The only possible Elgarian link I have is that I currently occupy the same office as the great man did: Master of the King's Music. So I decided to talk about the twentieth century holders of the post, centred around Sir Edward (who was MKM from 1924 until his death ten years later.) The research was fascinating, especially about the least known 20th century incumbents, Sir Walter Parratt and Sir Henry Walford Davies, respectively Elgar's predecessor and successor. Both turned out in my view to be "thoroughly good eggs", unselfishly devoted to teaching and the wider accessibility of music, models for any later holder of the post.

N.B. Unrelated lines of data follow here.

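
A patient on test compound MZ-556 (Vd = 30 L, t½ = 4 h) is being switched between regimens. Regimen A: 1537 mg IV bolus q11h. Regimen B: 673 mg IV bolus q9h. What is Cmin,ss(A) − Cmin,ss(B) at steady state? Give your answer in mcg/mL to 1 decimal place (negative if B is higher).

Regimen A: f = (1/2)^(11/4) ≈ 0.1487; Cmin,ss = (1537/30)·f/(1−f) ≈ 8.949 mcg/mL.
Regimen B: f = (1/2)^(9/4) ≈ 0.2102; Cmin,ss = (673/30)·f/(1−f) ≈ 5.970 mcg/mL.
Difference ≈ 8.949 − 5.970 ≈ 2.979 mcg/mL.

3.0 mcg/mL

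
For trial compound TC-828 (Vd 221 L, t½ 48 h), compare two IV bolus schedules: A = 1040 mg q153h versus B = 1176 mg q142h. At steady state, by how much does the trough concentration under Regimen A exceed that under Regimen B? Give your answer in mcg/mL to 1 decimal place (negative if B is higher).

Regimen A: f = (1/2)^(153/48) ≈ 0.1098; Cmin,ss = (1040/221)·f/(1−f) ≈ 0.580 mcg/mL.
Regimen B: f = (1/2)^(142/48) ≈ 0.1287; Cmin,ss = (1176/221)·f/(1−f) ≈ 0.786 mcg/mL.
Difference ≈ 0.580 − 0.786 ≈ -0.206 mcg/mL.

-0.2 mcg/mL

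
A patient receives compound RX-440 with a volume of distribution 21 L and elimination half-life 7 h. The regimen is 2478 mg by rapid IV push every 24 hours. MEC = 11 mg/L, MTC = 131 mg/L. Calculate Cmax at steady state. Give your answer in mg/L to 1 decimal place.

τ/t½ = 24/7 ≈ 3.4286, so fraction remaining f = (1/2)^(24/7) ≈ 0.0929.
At steady state, accumulation factor R = 1/(1 − e^(−kτ)) ≈ 1.1024.
Each bolus raises the concentration by D/Vd = 2478/21 ≈ 118.000 mg/L.
Steady-state peak Cmax,ss = C₀·R ≈ 118.000 × 1.1024 ≈ 130.083 mg/L.
Peak 130.1 mg/L vs MTC 131 mg/L: below toxic threshold.

130.1 mg/L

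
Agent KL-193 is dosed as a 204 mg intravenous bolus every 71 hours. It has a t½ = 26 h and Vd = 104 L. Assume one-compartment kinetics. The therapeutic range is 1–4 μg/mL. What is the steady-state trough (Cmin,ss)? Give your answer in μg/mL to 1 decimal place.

0.3 μg/mL

τ/t½ = 71/26 ≈ 2.7308, so fraction remaining f = (1/2)^(71/26) ≈ 0.1506.
Accumulation ratio R = 1/(1 − f) ≈ 1/0.8494 ≈ 1.1773.
Each bolus raises the concentration by D/Vd = 204/104 ≈ 1.962 μg/mL.
Cmax,ss = C₀/(1 − f) ≈ 1.962/0.8494 ≈ 2.310 μg/mL.
Steady-state trough Cmin,ss = Cmax,ss·f ≈ 2.310 × 0.1506 ≈ 0.348 μg/mL.
Trough 0.3 μg/mL vs MEC 1 μg/mL: subtherapeutic.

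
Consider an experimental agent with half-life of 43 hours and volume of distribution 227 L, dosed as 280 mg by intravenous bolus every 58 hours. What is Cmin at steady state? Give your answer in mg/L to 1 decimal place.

0.8 mg/L

Over one 58-h interval, 58/43 ≈ 1.3488 half-lives elapse, leaving f ≈ 0.3926 of each dose.
Each bolus raises the concentration by D/Vd = 280/227 ≈ 1.233 mg/L.
Steady-state trough Cmin,ss = C₀·f/(1−f) ≈ 1.233 × 0.3926/0.6074 ≈ 0.797 mg/L.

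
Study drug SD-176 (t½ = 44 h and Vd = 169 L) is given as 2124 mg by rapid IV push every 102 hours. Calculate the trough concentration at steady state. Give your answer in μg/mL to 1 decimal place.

3.2 μg/mL

τ/t½ = 102/44 ≈ 2.3182, so fraction remaining f = (1/2)^(102/44) ≈ 0.2005.
Each bolus raises the concentration by D/Vd = 2124/169 ≈ 12.568 μg/mL.
Steady-state trough Cmin,ss = C₀·f/(1−f) ≈ 12.568 × 0.2005/0.7995 ≈ 3.152 μg/mL.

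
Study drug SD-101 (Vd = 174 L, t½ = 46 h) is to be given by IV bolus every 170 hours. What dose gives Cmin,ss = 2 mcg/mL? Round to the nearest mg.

4161 mg

τ/t½ = 170/46 ≈ 3.6957, so f = (1/2)^(170/46) ≈ 0.077179.
Cmin,ss = (D/Vd)·f/(1−f), so D = Cmin,ss·Vd·(1−f)/f.
D = 2 × 174 × (1−f)/f ≈ 2 × 174 × 11.95689 ≈ 4161.00 mg.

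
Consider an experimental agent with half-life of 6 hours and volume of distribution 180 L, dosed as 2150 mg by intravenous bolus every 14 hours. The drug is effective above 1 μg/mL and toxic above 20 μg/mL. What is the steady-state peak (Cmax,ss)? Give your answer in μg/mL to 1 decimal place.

k = ln2/t½ = ln2/6 ≈ 0.115525 h⁻¹; fraction remaining f = e^(−kτ) = e^(−0.115525×14) ≈ 0.1984.
Accumulation ratio R = 1/(1 − f) ≈ 1/0.8016 ≈ 1.2475.
Single-dose peak C₀ = D/Vd = 2150/180 ≈ 11.944 μg/mL.
Steady-state peak Cmax,ss = C₀·R ≈ 11.944 × 1.2475 ≈ 14.900 μg/mL.
Peak 14.9 μg/mL vs MTC 20 μg/mL: below toxic threshold.

14.9 μg/mL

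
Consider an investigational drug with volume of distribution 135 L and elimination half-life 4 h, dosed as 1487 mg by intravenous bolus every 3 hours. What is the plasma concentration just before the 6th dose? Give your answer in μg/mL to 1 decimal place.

f = (1/2)^(τ/t½) = (1/2)^(3/4) ≈ 0.5946.
C₀ = D/Vd = 1487/135 ≈ 11.015 μg/mL.
Before the 6th dose, 5 doses have been given. Superposition: Cmin = C₀·(f + f² + … + f^5).
≈ 11.015 × (0.5946 + 0.3535 + 0.2102 + 0.1250 + 0.0743) ≈ 11.015 × 1.3576 ≈ 14.954 μg/mL.

15.0 μg/mL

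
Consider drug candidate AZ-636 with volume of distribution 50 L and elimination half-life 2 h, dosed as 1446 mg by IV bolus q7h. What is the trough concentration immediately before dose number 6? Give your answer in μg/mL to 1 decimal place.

2.8 μg/mL

f = (1/2)^(τ/t½) = (1/2)^(7/2) ≈ 0.0884.
C₀ = D/Vd = 1446/50 ≈ 28.920 μg/mL.
Before the 6th dose, 5 doses have been given. Superposition: Cmin = C₀·(f + f² + … + f^5).
≈ 28.920 × (0.0884 + 0.0078 + 0.0007 + 0.0001 + 0.0000) ≈ 28.920 × 0.0970 ≈ 2.805 μg/mL.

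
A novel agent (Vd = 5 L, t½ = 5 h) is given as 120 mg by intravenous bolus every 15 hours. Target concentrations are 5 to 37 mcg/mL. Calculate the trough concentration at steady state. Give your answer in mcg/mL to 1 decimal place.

τ = 15 h = 3 half-lives, so f = (1/2)^3 = 0.125.
At steady state, R = 1/(1 − 0.125) = 8/7.
Single-dose peak C₀ = D/Vd = 120/5 = 24 mcg/mL.
Steady-state peak Cmax,ss = C₀·R = 24 × 8/7 ≈ 27.429 mcg/mL.
Steady-state trough Cmin,ss = Cmax,ss·f ≈ 27.429 × 0.125 ≈ 3.429 mcg/mL.
Trough 3.4 mcg/mL vs MEC 5 mcg/mL: subtherapeutic.

3.4 mcg/mL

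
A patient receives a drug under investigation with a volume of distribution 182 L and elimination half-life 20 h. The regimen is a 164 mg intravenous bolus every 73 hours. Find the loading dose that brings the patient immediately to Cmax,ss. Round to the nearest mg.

f = (1/2)^(73/20) ≈ 0.079660; accumulation ratio R = 1/(1−f) ≈ 1.08655.
Loading dose to hit Cmax,ss on first dose: D_load = D_maint·R ≈ 164 × 1.08655 ≈ 178.19 mg.

178 mg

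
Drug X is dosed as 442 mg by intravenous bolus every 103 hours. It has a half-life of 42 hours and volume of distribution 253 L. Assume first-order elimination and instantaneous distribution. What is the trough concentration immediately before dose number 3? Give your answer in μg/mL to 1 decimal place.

f = (1/2)^(τ/t½) = (1/2)^(103/42) ≈ 0.1827.
C₀ = D/Vd = 442/253 ≈ 1.747 μg/mL.
Before the 3rd dose, 2 doses have been given. Superposition: Cmin = C₀·(f + f²).
≈ 1.747 × (0.1827 + 0.0334) ≈ 1.747 × 0.2161 ≈ 0.378 μg/mL.

0.4 μg/mL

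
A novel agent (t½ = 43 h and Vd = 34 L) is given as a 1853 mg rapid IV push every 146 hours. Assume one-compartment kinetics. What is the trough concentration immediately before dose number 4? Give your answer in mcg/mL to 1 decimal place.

5.7 mcg/mL

f = (1/2)^(τ/t½) = (1/2)^(146/43) ≈ 0.0950.
C₀ = D/Vd = 1853/34 ≈ 54.500 mcg/mL.
Before the 4th dose, 3 doses have been given. Superposition: Cmin = C₀·(f + f² + … + f^3).
≈ 54.500 × (0.0950 + 0.0090 + 0.0009) ≈ 54.500 × 0.1049 ≈ 5.717 mcg/mL.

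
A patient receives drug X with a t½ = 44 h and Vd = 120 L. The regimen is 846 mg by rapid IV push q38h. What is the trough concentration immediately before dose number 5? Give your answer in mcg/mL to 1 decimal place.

f = (1/2)^(τ/t½) = (1/2)^(38/44) ≈ 0.5496.
C₀ = D/Vd = 846/120 ≈ 7.050 mcg/mL.
Before the 5th dose, 4 doses have been given. Superposition: Cmin = C₀·(f + f² + … + f^4).
≈ 7.050 × (0.5496 + 0.3021 + 0.1660 + 0.0912) ≈ 7.050 × 1.1089 ≈ 7.818 mcg/mL.

7.8 mcg/mL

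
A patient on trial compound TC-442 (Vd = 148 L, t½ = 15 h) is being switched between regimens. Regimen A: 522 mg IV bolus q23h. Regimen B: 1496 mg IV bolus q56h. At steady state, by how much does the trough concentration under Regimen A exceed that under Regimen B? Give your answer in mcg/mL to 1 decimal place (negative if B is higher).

Regimen A: f = (1/2)^(23/15) ≈ 0.3455; Cmin,ss = (522/148)·f/(1−f) ≈ 1.862 mcg/mL.
Regimen B: f = (1/2)^(56/15) ≈ 0.0752; Cmin,ss = (1496/148)·f/(1−f) ≈ 0.822 mcg/mL.
Difference ≈ 1.862 − 0.822 ≈ 1.040 mcg/mL.

1.0 mcg/mL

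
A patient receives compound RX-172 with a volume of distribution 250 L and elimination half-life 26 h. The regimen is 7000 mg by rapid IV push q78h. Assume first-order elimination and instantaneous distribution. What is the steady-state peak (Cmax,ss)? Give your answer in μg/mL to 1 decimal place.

The dosing interval is 3 half-lives, so f = 2^(−3) = 0.125.
At steady state, R = 1/(1 − 0.125) = 8/7.
Single-dose peak C₀ = D/Vd = 7000/250 = 28 μg/mL.
Steady-state peak Cmax,ss = C₀·R = 28 × 8/7 ≈ 32.000 μg/mL.

32.0 μg/mL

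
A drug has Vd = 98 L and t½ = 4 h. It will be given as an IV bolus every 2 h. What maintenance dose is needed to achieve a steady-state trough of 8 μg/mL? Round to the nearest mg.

τ/t½ = 2/4 ≈ 0.5, so f = (1/2)^(2/4) ≈ 0.707107.
Cmin,ss = (D/Vd)·f/(1−f), so D = Cmin,ss·Vd·(1−f)/f.
D = 8 × 98 × (1−f)/f ≈ 8 × 98 × 0.41421 ≈ 324.74 mg.

325 mg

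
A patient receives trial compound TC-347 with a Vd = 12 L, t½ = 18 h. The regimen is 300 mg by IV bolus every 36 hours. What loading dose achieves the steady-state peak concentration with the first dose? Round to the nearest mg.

400 mg

f = (1/2)^(36/18) ≈ 0.250000; accumulation ratio R = 1/(1−f) ≈ 1.33333.
Loading dose to hit Cmax,ss on first dose: D_load = D_maint·R ≈ 300 × 1.33333 ≈ 400.00 mg.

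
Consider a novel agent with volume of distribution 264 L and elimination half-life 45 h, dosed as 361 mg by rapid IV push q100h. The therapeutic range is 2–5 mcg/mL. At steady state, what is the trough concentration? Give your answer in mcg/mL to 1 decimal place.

Over one 100-h interval, 100/45 ≈ 2.2222 half-lives elapse, leaving f ≈ 0.2143 of each dose.
Single-dose peak C₀ = D/Vd = 361/264 ≈ 1.367 mcg/mL.
Steady-state trough Cmin,ss = C₀·f/(1−f) ≈ 1.367 × 0.2143/0.7857 ≈ 0.373 mcg/mL.
Trough 0.4 mcg/mL vs MEC 2 mcg/mL: subtherapeutic.

0.4 mcg/mL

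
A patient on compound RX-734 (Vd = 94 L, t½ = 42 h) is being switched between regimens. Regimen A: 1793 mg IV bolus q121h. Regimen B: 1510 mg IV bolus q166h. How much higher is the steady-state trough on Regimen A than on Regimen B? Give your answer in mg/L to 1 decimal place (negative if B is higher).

1.9 mg/L

Regimen A: f = (1/2)^(121/42) ≈ 0.1358; Cmin,ss = (1793/94)·f/(1−f) ≈ 2.997 mg/L.
Regimen B: f = (1/2)^(166/42) ≈ 0.0646; Cmin,ss = (1510/94)·f/(1−f) ≈ 1.109 mg/L.
Difference ≈ 2.997 − 1.109 ≈ 1.888 mg/L.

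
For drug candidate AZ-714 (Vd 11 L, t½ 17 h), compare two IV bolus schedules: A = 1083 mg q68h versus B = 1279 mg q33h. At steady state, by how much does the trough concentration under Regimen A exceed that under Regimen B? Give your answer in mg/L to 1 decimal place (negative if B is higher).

-34.4 mg/L

Regimen A: f = (1/2)^(68/17) ≈ 0.0625; Cmin,ss = (1083/11)·f/(1−f) ≈ 6.564 mg/L.
Regimen B: f = (1/2)^(33/17) ≈ 0.2604; Cmin,ss = (1279/11)·f/(1−f) ≈ 40.938 mg/L.
Difference ≈ 6.564 − 40.938 ≈ -34.374 mg/L.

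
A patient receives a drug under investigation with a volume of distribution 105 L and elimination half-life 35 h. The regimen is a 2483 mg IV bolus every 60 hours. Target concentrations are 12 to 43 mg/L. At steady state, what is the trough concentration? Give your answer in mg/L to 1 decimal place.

10.4 mg/L

Over one 60-h interval, 60/35 ≈ 1.7143 half-lives elapse, leaving f ≈ 0.3048 of each dose.
At steady state, accumulation factor R = 1/(1 − e^(−kτ)) ≈ 1.4384.
Each bolus raises the concentration by D/Vd = 2483/105 ≈ 23.648 mg/L.
Cmax,ss = C₀/(1 − f) ≈ 23.648/0.6952 ≈ 34.016 mg/L.
One interval later, Cmin,ss = Cmax,ss·e^(−kτ) ≈ 34.016 × 0.3048 ≈ 10.368 mg/L.
Trough 10.4 mg/L vs MEC 12 mg/L: subtherapeutic.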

Of course English 20th century composers at this level have many devotees, and I was especially conscious of my thin knowledge of Sir Arnold Bax and Sir Arthur Bliss, with some gaps filled in by my thoughtful audience. Bliss in particular evoked considerable enthusiasm and I resolved to listen more widely to his music. Perhaps the most controversial MQM (ever?) is Malcolm Williamson, and I was anxious to make my usual point that his music is really worth hearing, amidst all the lurid comment lazily trotted out when his tenure of the job is discussed (though not by this properly-informed audience, of course.)

As I declared to my listeners, I believe it's something of a British success story that a musical post founded by royalty in 1626 has been continuously occupied up to today, and we're still talking about it. PICTURED - Alice and Edward Elgar's grave at St Wulstan's Catholic Church, Little Malvern. To which I cycled, in an Elgarian manner, through the Malvern Hills in 2015.